Вазар достал и раскрыл другой сверток, уже поменьше. Табличку, завернутую в холщовую сумку моей матери. Он поставил ее напротив меня так, чтобы я видел собственное мерцающее отражение – растерянные припухшие глаза, сжатый в узкую линию рот, опущенные брови.

Было слышно, как о покрытую копотью поверхность некогда оштукатуренного в белый потолка бьется большое насекомое.

– Время, отпущенное тебе на размышления и примирение, закончилось. Твоя задача, как и других младших братьев, беспрекословно служить интересам империи, как заведено установленным порядком. Каждое утро ты совершаешь все положенные ритуалы, после чего идешь к распорядителю, который говорит, в чем заключается твоя работа. Твой старший брат – Ардуш, ты уже его знаешь.

– А как…

Не слушая меня, Вазар молча взял со стола печать. Открутил крышку чернильницы, которую он взял в вытянутую руку, и обмакнул печать в густые маслянистые чернила, пахнущие кандаловым деревом.

– Подтверждено при Лике и заверено твоей матерью в контракте, Гаммалу, что ты с сегодняшнего дня младший брат Кандазару, – и, аккуратно вдавливая печать в табличку, – и Истина эта скреплена Печатью.

Он с хлюпом оторвал ее от стеклянной поверхности.

Черты моего лица в отражении поплыли нагретым воском.

От точки соприкосновения печати мгновенно лопнула первая трещина – тонкая, бесконечно черная, искрящаяся по краям нездоровым синеватым отблеском.
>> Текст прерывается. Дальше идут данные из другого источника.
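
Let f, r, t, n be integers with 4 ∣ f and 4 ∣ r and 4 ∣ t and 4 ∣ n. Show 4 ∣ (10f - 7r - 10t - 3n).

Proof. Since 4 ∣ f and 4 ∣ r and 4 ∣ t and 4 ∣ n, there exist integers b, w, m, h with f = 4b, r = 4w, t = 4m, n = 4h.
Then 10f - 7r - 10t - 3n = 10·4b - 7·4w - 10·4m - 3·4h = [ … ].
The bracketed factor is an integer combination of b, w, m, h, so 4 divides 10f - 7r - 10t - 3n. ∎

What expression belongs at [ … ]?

4(10b - 3h - 10m - 7w)

Pull the common 4 out of every term: 10·4b - 7·4w - 10·4m - 3·4h = 4(10b - 3h - 10m - 7w).
10b - 3h - 10m - 7w is an integer, which exhibits the divisibility.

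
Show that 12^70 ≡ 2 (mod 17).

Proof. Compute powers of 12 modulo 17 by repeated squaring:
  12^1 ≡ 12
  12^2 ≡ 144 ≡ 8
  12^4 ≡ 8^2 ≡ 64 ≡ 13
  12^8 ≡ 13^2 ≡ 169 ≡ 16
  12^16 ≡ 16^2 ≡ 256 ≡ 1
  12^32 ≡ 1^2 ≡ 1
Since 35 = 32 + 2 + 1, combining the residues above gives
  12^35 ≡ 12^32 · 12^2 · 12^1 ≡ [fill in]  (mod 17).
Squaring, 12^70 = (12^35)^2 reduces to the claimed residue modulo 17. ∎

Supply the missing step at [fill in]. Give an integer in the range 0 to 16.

11

12^32 · 12^2 · 12^1 ≡ 1 · 8 · 12 = 96.
96 mod 17 = 11, so 12^35 ≡ 11 (mod 17).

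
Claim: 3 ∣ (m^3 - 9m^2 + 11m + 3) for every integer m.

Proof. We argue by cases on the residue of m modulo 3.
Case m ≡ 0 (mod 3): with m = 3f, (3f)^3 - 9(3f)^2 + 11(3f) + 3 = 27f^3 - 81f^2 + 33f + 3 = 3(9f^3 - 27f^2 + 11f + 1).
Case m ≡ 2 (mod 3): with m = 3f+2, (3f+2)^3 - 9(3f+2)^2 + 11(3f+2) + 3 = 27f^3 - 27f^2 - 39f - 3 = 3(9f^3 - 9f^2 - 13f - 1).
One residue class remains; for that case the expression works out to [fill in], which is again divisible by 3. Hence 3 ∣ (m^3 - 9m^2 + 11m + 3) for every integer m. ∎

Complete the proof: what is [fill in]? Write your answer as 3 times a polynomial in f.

Only m ≡ 1 (mod 3) is unaccounted for. Put m = 3f+1:
(3f+1)^3 - 9(3f+1)^2 + 11(3f+1) + 3 expands to 27f^3 - 54f^2 - 12f + 6,
and factoring out 3 leaves 3(9f^3 - 18f^2 - 4f + 2).

3(9f^3 - 18f^2 - 4f + 2)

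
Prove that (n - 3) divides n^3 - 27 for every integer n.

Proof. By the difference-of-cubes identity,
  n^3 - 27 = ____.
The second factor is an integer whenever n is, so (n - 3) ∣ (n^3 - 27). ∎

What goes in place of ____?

(n - 3)(n^2 + 3n + 9)

a^3 - b^3 = (a - b)(a^2 + ab + b^2). With a = n, b = 3:
n^3 - 27 = (n - 3)(n^2 + 3n + 9).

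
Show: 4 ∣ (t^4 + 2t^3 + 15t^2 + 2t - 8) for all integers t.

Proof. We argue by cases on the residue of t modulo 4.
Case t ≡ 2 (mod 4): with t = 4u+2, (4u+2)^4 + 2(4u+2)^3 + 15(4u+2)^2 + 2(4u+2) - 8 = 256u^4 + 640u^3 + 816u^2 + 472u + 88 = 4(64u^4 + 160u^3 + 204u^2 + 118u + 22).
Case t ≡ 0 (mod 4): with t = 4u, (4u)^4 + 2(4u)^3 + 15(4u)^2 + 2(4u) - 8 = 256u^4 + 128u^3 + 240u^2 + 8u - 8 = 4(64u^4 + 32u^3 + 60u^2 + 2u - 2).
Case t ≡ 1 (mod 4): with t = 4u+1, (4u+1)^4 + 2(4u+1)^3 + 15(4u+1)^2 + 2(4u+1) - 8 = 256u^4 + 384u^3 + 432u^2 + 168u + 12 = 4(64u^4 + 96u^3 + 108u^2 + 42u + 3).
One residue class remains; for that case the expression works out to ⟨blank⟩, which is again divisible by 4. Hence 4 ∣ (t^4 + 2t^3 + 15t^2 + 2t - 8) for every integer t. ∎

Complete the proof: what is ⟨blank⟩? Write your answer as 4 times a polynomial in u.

4(64u^4 + 224u^3 + 348u^2 + 254u + 67)

The residues treated are {2, 0, 1}, so the missing case is t ≡ 3 (mod 4); write t = 4u+3.
Then (4u+3)^4 + 2(4u+3)^3 + 15(4u+3)^2 + 2(4u+3) - 8 = 256u^4 + 896u^3 + 1392u^2 + 1016u + 268 = 4(64u^4 + 224u^3 + 348u^2 + 254u + 67).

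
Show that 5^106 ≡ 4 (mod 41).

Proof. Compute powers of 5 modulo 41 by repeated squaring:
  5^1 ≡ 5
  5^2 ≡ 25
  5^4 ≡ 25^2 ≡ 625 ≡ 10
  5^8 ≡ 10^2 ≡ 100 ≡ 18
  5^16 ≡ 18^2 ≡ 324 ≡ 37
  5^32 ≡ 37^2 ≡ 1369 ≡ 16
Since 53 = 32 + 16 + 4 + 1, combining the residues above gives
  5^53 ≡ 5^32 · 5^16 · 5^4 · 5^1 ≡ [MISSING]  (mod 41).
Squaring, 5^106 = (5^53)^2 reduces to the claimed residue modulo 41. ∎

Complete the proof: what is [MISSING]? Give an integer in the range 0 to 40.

39

5^32 · 5^16 · 5^4 · 5^1 ≡ 16 · 37 · 10 · 5 = 29600.
29600 mod 41 = 39, so 5^53 ≡ 39 (mod 41).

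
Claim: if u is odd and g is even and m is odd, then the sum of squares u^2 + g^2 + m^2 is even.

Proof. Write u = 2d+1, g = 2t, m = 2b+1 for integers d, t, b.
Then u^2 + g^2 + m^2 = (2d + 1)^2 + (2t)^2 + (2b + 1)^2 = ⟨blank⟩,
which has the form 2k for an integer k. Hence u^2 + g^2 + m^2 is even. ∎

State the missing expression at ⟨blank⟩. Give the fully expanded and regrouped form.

(2d + 1)^2 + (2t)^2 + (2b + 1)^2 = 4b^2 + 4b + 4d^2 + 4d + 4t^2 + 2
= 2(2b^2 + 2b + 2d^2 + 2d + 2t^2 + 1).
Since 2b^2 + 2b + 2d^2 + 2d + 2t^2 + 1 is an integer, the sum of squares is of the form 2k for an integer k.

2(2b^2 + 2b + 2d^2 + 2d + 2t^2 + 1)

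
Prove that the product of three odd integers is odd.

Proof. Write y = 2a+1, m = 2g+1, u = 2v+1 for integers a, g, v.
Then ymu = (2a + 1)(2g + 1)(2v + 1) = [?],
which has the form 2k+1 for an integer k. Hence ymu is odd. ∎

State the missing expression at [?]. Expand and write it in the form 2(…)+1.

(2a + 1)(2g + 1)(2v + 1) = 8agv + 4ag + 4av + 2a + 4gv + 2g + 2v + 1
= 2(4agv + 2ag + 2av + a + 2gv + g + v) + 1.
Since 4agv + 2ag + 2av + a + 2gv + g + v is an integer, the product is of the form 2k+1 for an integer k.

2(4agv + 2ag + 2av + a + 2gv + g + v) + 1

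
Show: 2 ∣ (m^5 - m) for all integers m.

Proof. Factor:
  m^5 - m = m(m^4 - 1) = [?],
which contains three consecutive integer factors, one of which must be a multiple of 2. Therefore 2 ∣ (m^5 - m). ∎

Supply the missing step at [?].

m^4 - 1 = (m^2 - 1)(m^2 + 1), and m^2 - 1 = (m-1)(m+1).
So m(m^4 - 1) = (m - 1)m(m + 1)(m^2 + 1).

(m - 1)m(m + 1)(m^2 + 1)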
За ней, со скоростью падающего камня, ринулись другие, ветвясь, сплетаясь в паутину, продавливая зеркальную поверхность вовнутрь и выворачивая наружу осколочные грани.

Затем трещины начали бесшумными молниями змеиться по полу, прорастать сквозь потолок, стены, лезвиями насквозь прошили маску Вазара, заполнили собой даже сам вязкий и тусклый воздух. Свет за окном померк, уши нарастающей волной залил невыносимый дребезжащий звон, тянувшийся на бесконечно возвышающейся ноте и заглушавший мой крик. Кожу на груди начало покалывать тысячей ледяных булавок, а во рту вновь возник металлический вяжущий привкус.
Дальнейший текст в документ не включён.